Nuestros sueños son cada vez más cortos, y las ilusiones colectivas necesarias para construir espacios compartidos están desapareciendo. No hace mucho, incluso las viviendas de lujo tendían a construirse en los centros de las aldeas y ciudades, aunque solo fuera para presumir como nos recodaba Topol en el tema “Si yo fuera rico” de “El violinista en el tejado”. Ahora no soñamos con la plaza pública, sino con viviendas aisladas rodeadas de muros y calles exclusivas donde solo podamos encontrarnos con personas de nuestra misma condición.
Algún lector pensará que quiero proponer una vuelta a los ritmos y actitudes de antaño, pero no soy tan ingenuo. Solo soy arquitecto y no pretendo ni puedo cambiar el modo de vida del planeta, pero sí me parece interesante poner mi granito de arena para que seamos cada vez más conscientes de la provisionalidad de nuestras actuales ilusiones y de sus nefastas consecuencias en la construcción de la ciudad, porque si asumimos que nuestros sueños son efímeros, es muy probable que renunciemos a trasladarlos a la piedra. Seremos más humildes y la ciudad lo agradecerá.

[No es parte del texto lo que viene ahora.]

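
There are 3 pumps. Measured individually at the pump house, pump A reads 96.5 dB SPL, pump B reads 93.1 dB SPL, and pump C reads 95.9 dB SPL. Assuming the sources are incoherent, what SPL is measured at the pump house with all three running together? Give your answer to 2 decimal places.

Uncorrelated sources add in intensity (power), not in dB.
L_total = 10·log₁₀(10^(96.5/10) + 10^(93.1/10) + 10^(95.9/10)) = 10·log₁₀(10399000000) = 100.17 dB SPL.

100.17 dB SPL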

Aunque pueda parecer una obviedad, en una época tan volátil también me parece necesario insistir en la conveniencia de reutilizar en lugar de construir, y si no queda más remedio, construir edificaciones, espacios urbanos y estructuras jurídico-urbanísticas más versátiles, que puedan adaptarse con facilidad a diferentes usos y situaciones, porque los edificios, y no digamos las estructuras urbanas, perduran mucho más que nosotros, nuestras necesidades y nuestros caprichos.